流産手術後の感染予防に関するよくある質問

Q. 手術後、いつからシャワーを浴びていいですか?

A. 多くの場合、手術翌日からシャワーは可能です。ただし湯船に浸かるのは術後2週間の健診で問題がないことを確認してからにしてください。

Q. 抗生剤を飲み忘れた場合はどうすればよいですか?

A. 気づいた時点ですぐに1回分を服用し、次の服用までの間隔を調整してください。2回分をまとめて飲むことは避けてください。不安な場合は処方医に電話で確認しましょう。

Q. 術後の出血がなかなか止まりません。感染ですか?

A. 術後1〜2週間程度の少量出血は正常です。ただし出血量が増えている、悪臭がある、発熱を伴う場合は感染の可能性があるため、速やかに受診してください。

Q. 術後に仕事に復帰しても大丈夫ですか?

A. デスクワークであれば術後2〜3日から復帰可能なケースが多いです。立ち仕事や重労働は術後1週間程度の安静が推奨されます。出血や痛みの状況に応じて、無理のない範囲で復帰してください。

Q. 流産手術後にクラミジア検査は必要ですか?

A. 術前にクラミジア検査を行うのが理想的ですが、未検査の場合は術後でも検査を受けることが推奨されます。無症候性のクラミジア感染が術後の子宮内膜炎の原因となることがあります。
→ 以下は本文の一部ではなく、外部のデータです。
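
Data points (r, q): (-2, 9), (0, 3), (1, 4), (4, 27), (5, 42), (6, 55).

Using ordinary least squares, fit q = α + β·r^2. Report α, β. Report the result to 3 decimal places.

AᵀA·[α, β]ᵀ = Aᵀq reads: 6·α + 82·β = 140;  82·α + 2194·β = 3502.
Determinant 6·2194 − 82² = 6440.
α = (140·2194 − 82·3502)/6440 = 4999/1610; β = (6·3502 − 82·140)/6440 = 2383/1610.

α = 3.105, β = 1.480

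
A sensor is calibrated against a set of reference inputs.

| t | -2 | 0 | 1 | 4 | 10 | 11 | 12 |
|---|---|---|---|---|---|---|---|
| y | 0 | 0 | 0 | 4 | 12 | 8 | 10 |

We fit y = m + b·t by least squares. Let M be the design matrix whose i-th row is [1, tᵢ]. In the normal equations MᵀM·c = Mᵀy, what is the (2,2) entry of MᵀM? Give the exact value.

386

Row 2 ↔ basis t, column 2 ↔ basis t, so (MᵀM)_{2,2} = Σᵢ (t)·(t) = (-2)·(-2) + (0)·(0) + (1)·(1) + (4)·(4) + (10)·(10) + (11)·(11) + (12)·(12) = 386.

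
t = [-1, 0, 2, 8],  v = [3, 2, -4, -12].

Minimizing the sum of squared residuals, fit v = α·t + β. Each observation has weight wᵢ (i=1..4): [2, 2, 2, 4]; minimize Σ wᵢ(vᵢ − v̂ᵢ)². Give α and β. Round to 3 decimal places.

α = -1.660, β = 1.043

Sums needed: Σwᵢ·t·t = 266, Σwᵢ·t = 34, Σwᵢ·1 = 10.
And Σwᵢ·t·v = -406, Σwᵢ·v = -46.
Δ = 266·10 − 34² = 1504.
α = ((-406)·10 − 34·(-46))/1504 = -78/47; β = (266·(-46) − 34·(-406))/1504 = 49/47.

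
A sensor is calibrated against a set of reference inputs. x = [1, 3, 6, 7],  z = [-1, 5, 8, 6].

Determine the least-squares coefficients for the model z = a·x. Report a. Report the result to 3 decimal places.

a = 1.095

From the data, Σx·x = 95.
Right-hand side: Σx·z = 104.
Hence a = 104 / 95 ≈ 1.09474.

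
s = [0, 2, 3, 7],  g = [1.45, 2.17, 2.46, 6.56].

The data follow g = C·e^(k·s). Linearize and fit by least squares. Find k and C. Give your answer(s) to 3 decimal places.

Linearized form: ln g = k·s + ln C. From the 4 transformed points,
Σs = 12.0000, Σ(s)² = 62.0000, Σln g = 3.9274, Σs·ln g = 17.4169.
Equations: 62.0000·k + 12.0000·ln C = 17.4169;  12.0000·k + 4·ln C = 3.9274.
Δ = 62.0000·4 − (12.0000)² = 104.0000; k = (17.4169·4 − 12.0000·3.9274)/104.0000 = 0.21671, ln C = (62.0000·3.9274 − 12.0000·17.4169)/104.0000 = 0.33172, so C = exp(0.33172) = 1.39336.

k = 0.217, C = 1.393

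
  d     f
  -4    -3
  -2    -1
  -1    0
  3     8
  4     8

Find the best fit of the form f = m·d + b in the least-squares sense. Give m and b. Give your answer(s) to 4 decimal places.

m = 1.5217, b = 2.4000

Sums needed: Σd·d = 46, Σd = 0, Σ1 = 5.
Moment sums: Σd·f = 70, Σf = 12.
Normal equations: [[46, 0]; [0, 5]]·[m, b]ᵀ = [70, 12]ᵀ.
Δ = 46·5 − 0² = 230.
m = (70·5 − 0·12)/230 = 35/23; b = (46·12 − 0·70)/230 = 12/5.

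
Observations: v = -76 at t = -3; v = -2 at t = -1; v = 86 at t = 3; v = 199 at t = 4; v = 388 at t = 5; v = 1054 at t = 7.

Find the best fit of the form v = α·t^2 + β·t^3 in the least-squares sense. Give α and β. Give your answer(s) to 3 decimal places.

Setting ∂/∂α … = 0 gives: 3445·α + 20955·β = 64618;  20955·α + 138829·β = 427134.
Δ = 3445·138829 − 20955² = 39153880.
α = (64618·138829 − 20955·427134)/39153880 = 2532419/4894235; β = (3445·427134 − 20955·64618)/39153880 = 2935161/978847.

α = 0.517, β = 2.999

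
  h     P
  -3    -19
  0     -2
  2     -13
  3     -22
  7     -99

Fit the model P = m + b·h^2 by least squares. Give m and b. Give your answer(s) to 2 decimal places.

m = -3.24, b = -1.96

Normal-equation sums: Σ1 = 5, Σh^2 = 71, Σh^2·h^2 = 2579.
For AᵀP: ΣP = -155, Σh^2·P = -5272.
Eliminating b: 2579·(row 1) − 71·(row 2) gives 7854·m = 2579·(-155) − 71·(-5272) = -25433, so m = -25433/7854.
Then b = ((-5272) − 71·(-25433/7854))/2579 = -15355/7854.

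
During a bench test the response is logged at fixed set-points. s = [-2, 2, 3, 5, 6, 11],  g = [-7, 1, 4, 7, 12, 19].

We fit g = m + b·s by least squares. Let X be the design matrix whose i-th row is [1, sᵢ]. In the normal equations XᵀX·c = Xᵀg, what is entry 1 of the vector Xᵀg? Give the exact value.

Entry 1 ↔ basis 1, so (Xᵀg)_{1} = Σᵢ gᵢ = (1)·(-7) + (1)·(1) + (1)·(4) + (1)·(7) + (1)·(12) + (1)·(19) = 36.

36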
Q. 予防的に抗生剤を飲めば感染は100%防げますか?

A. 予防的抗生剤投与により感染リスクは大幅に低減しますが、100%の予防は不可能です。抗生剤と衛生管理の両方を徹底することが重要です。

まとめ

流産手術後の感染予防は、予防的抗生剤の適切な服用と日常生活における衛生管理の二本柱で行います。術後2〜4週間は子宮頸管が閉じきっていないため、入浴・性交渉・タンポン使用の制限を守ることが特に重要です。38°C以上の発熱、悪臭のある帯下、増強する腹痛がみられた場合は、迷わず当日中に受診してください。

適切な管理を行えば、術後感染が将来の妊娠に影響を及ぼすリスクは極めて低く抑えられます。不安な症状があれば、自己判断せずかかりつけ医に相談しましょう。

※本記事は一般的な医学情報の提供を目的としており、個別の治療を指示するものではありません。具体的な症状や治療方針については、必ず担当医にご相談ください。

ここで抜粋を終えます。